Diriger cette institution représente donc un poste à la fois prestigieux et influent. Federica Mogherini y a été nommée rectrice en 2020, un an après avoir quitté ses fonctions de Haute Représentante de l’Union pour la politique étrangère et de sécurité.
Le fait qu’un contrat de formation ait été attribué à l’établissement qu’elle dirige pose évidemment la question du conflit d’intérêts. Même si rien n’est prouvé à ce stade, la concomitance des faits interroge.

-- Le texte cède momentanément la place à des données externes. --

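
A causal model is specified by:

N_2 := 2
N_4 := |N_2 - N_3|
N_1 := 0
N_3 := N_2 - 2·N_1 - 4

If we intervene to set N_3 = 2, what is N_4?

0

The intervention breaks the incoming arrows to N_3: N_3 := N_2 - 2·N_1 - 4 no longer applies, and N_3 = 2.
N_4 = |N_2 - N_3|  [with N_2=2, N_3=2]  = 0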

Le rôle central du parquet européen
Cette enquête est menée sous l’égide du tout jeune parquet européen (EPPO), créé en 2021 précisément pour protéger les intérêts financiers de l’Union. Basé au Luxembourg, il dispose de pouvoirs étendus dans les 22 États membres participants, dont la Belgique.
L’affaire Mogherini constitue l’un des premiers dossiers très médiatisés traités par cette institution. Elle pourrait devenir un test grandeur nature de l’indépendance et de l’efficacité du parquet européen face aux personnalités influentes.

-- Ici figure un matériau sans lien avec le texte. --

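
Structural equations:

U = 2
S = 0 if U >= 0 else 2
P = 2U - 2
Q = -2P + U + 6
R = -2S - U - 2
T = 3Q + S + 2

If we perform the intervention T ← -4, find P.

do(T=-4) replaces the equation T = 3Q + S + 2 with the constant T = -4.
P is not downstream of the intervention, so its value is determined by the original equations.
P = 2U - 2  [with U=2]  = 2

2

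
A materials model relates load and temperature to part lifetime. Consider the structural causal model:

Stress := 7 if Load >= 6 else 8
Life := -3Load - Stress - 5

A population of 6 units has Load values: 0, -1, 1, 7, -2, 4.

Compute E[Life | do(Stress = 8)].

-17.5

Every unit gets Stress=8 under the intervention. Life values become -13, -10, -16, -34, -7, -25; E[Life|do(Stress=8)] = -17.5.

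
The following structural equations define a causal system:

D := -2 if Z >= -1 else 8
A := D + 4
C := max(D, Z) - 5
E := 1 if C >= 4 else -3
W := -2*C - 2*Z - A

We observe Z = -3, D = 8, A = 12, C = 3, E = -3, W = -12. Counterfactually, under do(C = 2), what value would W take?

Under do(C=2), the mechanism C := max(D, Z) - 5 is discarded; C is fixed at 2.
D = -2 if Z >= -1 else 8  [with Z=-3]  = 8
A = D + 4  [with D=8]  = 12
W = -2*C - 2*Z - A  [with C=2, Z=-3, A=12]  = -10

-10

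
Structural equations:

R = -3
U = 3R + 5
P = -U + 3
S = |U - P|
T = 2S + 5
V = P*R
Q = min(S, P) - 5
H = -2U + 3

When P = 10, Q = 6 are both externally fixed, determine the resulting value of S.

The joint intervention fixes P = 10, Q = 6, removing each variable's own equation.
U = 3R + 5  [with R=-3]  = -4
S = |U - P|  [with U=-4, P=10]  = 14

14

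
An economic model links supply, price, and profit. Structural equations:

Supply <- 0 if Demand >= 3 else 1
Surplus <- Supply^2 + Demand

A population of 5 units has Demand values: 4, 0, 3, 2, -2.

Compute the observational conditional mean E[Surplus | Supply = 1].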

Une défense résolument offensive
De son côté, Federica Mogherini ne compte pas se laisser faire. Dès le lendemain de son audition, elle a publié un communiqué affirmant sa « pleine confiance » dans la justice et réaffirmant l’intégrité du Collège d’Europe.
Son avocate insiste sur le climat « serein » de l’interrogatoire et sur l’absence de mesures restrictives. Un message clair : sa cliente n’a rien à se reprocher et entend le démontrer.
Quelles conséquences possibles ?
Si l’enquête aboutissait à une condamnation, les répercussions seraient considérables :
- Atteinte grave à l’image de l’Union européenne et de ses institutions
- Remise en question du système d’attribution des marchés publics européens
- Conséquences sur la carrière de plusieurs hauts responsables
- Possible crise de confiance envers le Collège d’Europe et ses anciens élèves
Même en cas de non-lieu, l’affaire laissera des traces. Dans le microcosme bruxellois, les rumeurs vont déjà bon train et les regards se font plus suspicieux.
Un dossier qui n’en est qu’à ses débuts
Pour l’instant, l’enquête se poursuit. De nouvelles auditions, perquisitions ou expertises pourraient intervenir dans les prochaines semaines. Le parquet européen, connu pour sa discrétion, ne communiquera probablement que lorsque des éléments décisifs seront réunis.
Une chose est sûre : cette affaire marque un tournant. Elle rappelle que personne, même parmi les plus hauts responsables européens, n’est à l’abri d’une enquête pour corruption. Dans une Union qui se veut exemplaire en matière de transparence, le dossier Mogherini sera scruté à la loupe.
Et pendant que Bruges, la romantique, devient le théâtre d’un thriller judiciaire européen, l’ancienne cheffe de la diplomatie attend, confiante selon ses proches, que la vérité éclate. La suite promet d’être passionnante.